We live in an era where AI is supposed to be the answer to everything. But it turns out that one size doesn’t fit all when it comes to intelligence systems.
Too many businesses are still falling into the trap of thinking that one AI solution can solve all their problems.
So how do you break free from this “one size fits all” mentality? By understanding that an intelligence system is only as good as the data it’s trained on. And by recognizing that every business has unique needs and challenges that require a unique approach to AI.
Let’s look at some real-world examples of rulebreakers and boundary-pushers who are pushing the limits with purpose-trained intelligence systems.
Take Acme Corp, for instance. They recognized that their traditional CRM system wasn’t cutting it anymore. So they built their own AI-powered customer engagement platform that uses machine learning to predict customer behavior and personalize interactions in real-time.

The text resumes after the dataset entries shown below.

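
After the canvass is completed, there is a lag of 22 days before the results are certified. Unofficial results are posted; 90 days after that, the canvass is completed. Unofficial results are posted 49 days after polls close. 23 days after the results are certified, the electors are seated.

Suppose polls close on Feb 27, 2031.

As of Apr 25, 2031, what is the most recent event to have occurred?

Polls close: Feb 27, 2031.
Unofficial results are posted: Feb 27, 2031 + 49 days = Apr 17, 2031.
The canvass is completed: Apr 17, 2031 + 90 days = Jul 16, 2031.
The results are certified: Jul 16, 2031 + 22 days = Aug 7, 2031.
The electors are seated: Aug 7, 2031 + 23 days = Aug 30, 2031.
Apr 25, 2031 falls between when unofficial results are posted (Apr 17, 2031) and when the canvass is completed (Jul 16, 2031).

Unofficial results are posted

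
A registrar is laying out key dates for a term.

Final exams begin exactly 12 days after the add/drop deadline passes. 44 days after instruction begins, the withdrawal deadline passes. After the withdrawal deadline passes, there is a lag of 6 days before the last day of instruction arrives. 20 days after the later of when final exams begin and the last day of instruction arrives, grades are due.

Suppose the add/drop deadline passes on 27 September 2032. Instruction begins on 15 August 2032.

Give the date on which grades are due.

29 October 2032

The add/drop deadline passes: Sep 27, 2032.
Final exams begin: Sep 27, 2032 + 12 days = Oct 9, 2032.
Instruction begins: Aug 15, 2032.
The withdrawal deadline passes: Aug 15, 2032 + 44 days = Sep 28, 2032.
The last day of instruction arrives: Sep 28, 2032 + 6 days = Oct 4, 2032.
Both prerequisites met — final exams begin (Oct 9, 2032), the last day of instruction arrives (Oct 4, 2032); the later is Oct 9, 2032.
Grades are due: Oct 9, 2032 + 20 days = Oct 29, 2032.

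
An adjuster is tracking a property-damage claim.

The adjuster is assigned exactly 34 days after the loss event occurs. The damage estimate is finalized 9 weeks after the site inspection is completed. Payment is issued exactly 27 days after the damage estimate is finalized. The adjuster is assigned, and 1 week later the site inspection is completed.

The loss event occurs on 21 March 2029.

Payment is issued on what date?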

Or take SpaceX, which is using AI to revolutionize the space industry. Instead of relying on generic AI solutions that are designed for general-purpose use cases, SpaceX is building its own AI-powered systems from scratch.
So what can we learn from these rulebreakers and boundary-pushers? That breaking free from generic AI requires a mindset shift. It requires a willingness to challenge the status quo and embrace purpose-trained intelligence systems. And it requires a commitment to investing in the data, tools, and expertise needed to build a truly unique AI solution.
But let’s not kid ourselves. This isn’t easy. Building a purpose-trained intelligence system is hard work. It takes time, money, and expertise.
But if you want to outgrow generic AI and stay ahead of the competition, it’s worth it. Because in the world of AI, one size doesn’t fit all. And if you don’t have a unique approach to AI, you’re already behind.